Wer wissen will, wie Obdachlosigkeit riecht, der ist an der Bahnhofsmission am Berliner Zoo richtig: Während oben eine S-Bahn über die Gleise rattert, stinkt es unten nach Urin, Erbrochenem, Schweiß, nach menschlichen Ausscheidungen und altem Bier. Die Menschen, die auf diesem Straßenabschnitt heimisch sind, werden bei einem Blick um die Ecke sichtbar. Viele warten vor der Einrichtung der Berliner Stadtmission auf Einlass, um sich mit Nahrung und Wasser zu versorgen oder endlich mal wieder duschen zu können.
Wer glaubt, dass Obdachlosigkeit vor allem im Winter ein Problem ist, der täuscht sich. "Obdachlosigkeit ist 365 Tage im Jahr dramatisch", sagt Lutz Müller-Bohlen, der mit einem Bus der Karuna Sozialgenossenschaft in Berlin unterwegs ist und Wasser an die Straßenbewohner ausgibt. Nicht nur klirrende Kälte lässt Menschen ohne Obdach leiden, sondern auch die Glut der Sonne - der Obdachlose im Sommer oftmals schutzlos ausgeliefert sind. Starke Verbrennungen, Parasiten, Wassermangel und Verletzungen - die Liste der Probleme ist lang.
Zu wenig Schlafplätze
Hinzu kommt noch der Konsum von Drogen: "Besonders hart wird es durch die Mischung aus Alkohol und praller Sonne, da viele nicht genügend Wasser trinken. Da wird das Leben auf der Straße schnell lebensbedrohlich", sagt der 57-jährige Projektleiter von Karuna.
Gegenüber der Bahnhofsmission hat Micha es sich mit einem Bier gemütlich gemacht. Zusammen mit einem zahnlosen älteren Mann, der selbst nicht spricht, sondern Michas Äußerungen nur mit einem zustimmenden Nicken begleitet, beobachtet er das trostlose Treiben vor der Hilfseinrichtung und beschwert sich energisch: "Die Stadt müsste mehr Schlafplätze bereitstellen und ich würde mir wünschen, dass die Leute nicht nur an uns vorbeigehen und uns einfach liegen lassen."
Flöhe, Wanzen und Ratten - im Sommer übliche Begleiter
Der 39-Jährige, der durch sein vom harten Leben auf der Straße gezeichnetes Gesicht zehn Jahre älter aussieht, berichtet, wie problematisch es ist, dass es im Sommer weniger Plätze in Notunterkünften gibt als im Winter. Alleine könne man es draußen nicht schaffen, weil man sonst beklaut oder zusammengeschlagen werden werde. Während der eine schlafen könne, müsse ein anderer Wache halten.
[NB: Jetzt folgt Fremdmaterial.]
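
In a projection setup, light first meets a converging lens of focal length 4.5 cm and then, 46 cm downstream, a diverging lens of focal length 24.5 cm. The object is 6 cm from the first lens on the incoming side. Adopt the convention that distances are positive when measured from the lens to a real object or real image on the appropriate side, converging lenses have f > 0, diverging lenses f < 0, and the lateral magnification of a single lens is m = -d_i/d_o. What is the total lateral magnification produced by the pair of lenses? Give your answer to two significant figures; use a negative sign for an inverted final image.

-1.4

Applying the thin-lens equation to the first lens, 1/4.5 = 1/6 + 1/d_i1, which gives d_i1 = 18.000 cm.
Its lateral magnification is m_1 = -d_i1/d_o1 = -(18.000)/6 = -3.0000.
Object distance for lens 2: d_o2 = 46 - 18.000 = 28.000 cm.
Applying the thin-lens equation again with f_2 = -24.5 cm and d_o2 = 28.000 cm gives d_i2 = -13.067 cm.
m_2 = -(-13.067)/(28.000) = 0.4667.
The system's lateral magnification is m_1 m_2 = (-3.0000)(0.4667) = -1.4000.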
Für Dieter, Ex-Obdachloser und Stadtführer beim Verein "querstadtein", waren die grassierenden Krankheiten und das ganze Ungeziefer das Schlimmste am Sommer. Flöhe, Wanzen und Ratten seien die typischen Mitbewohner auf der Straße. Offene Beine und Wunden, die sich unter den Schichten durchgeschwitzter Kleidung verbergen und aufgrund der schweißtreibenden Bedingungen auch nur schlecht verheilen würden, seien ein alltägliches Problem: "Dagegen sind die Erfrierungen im Winter noch harmlos", sagt Dieter.
Wasser ist auf der Straße Mangelware
"Querstadtein" bietet Touren an, auf denen ehemalige Obdachlose die Orte zeigen, an denen sie sich aufgehalten haben. Dieters Route beginnt am Eingang des Bahnhofs Zoo, führt über die Hardenberg- und Kantstraße bis zum Bahnhof Charlottenburg. Sechs seiner damaligen Freunde, mit denen er diese Strecke regelmäßig im Sommer abging, seien inzwischen tot, sagt der 50-Jährige.
Er verrät, wo er sich mit Wasser versorgte: "Mein Geheimtipp sind Parkhäuser - da sind immer Wasserhähne zu finden. Oder Tankstellen: Da sagt keiner nein, wenn man Wasser abzapfen will." Ansonsten sei Wasser auf der Straße aber Mangelware.
Karuna versucht mit den Wasserfahrten zu helfen, doch es müsse noch viel mehr passieren, auch wenn die Berliner Wasserbetriebe schon über 70 Brunnen in der Stadt aufgestellt hätten, sagt Müller-Bohlen. Es bräuchte mehr bürgerschaftliches Engagement und freie Flächen, wo Obdachlose sich aufhalten könnten und Zugang zu hygienischen Einrichtungen und Trinkwasser hätten, erklärt der Karuna-Projektleiter: "Jeder kann mehr machen, als nur den Kleiderschrank nach alten Klamotten zu durchsuchen."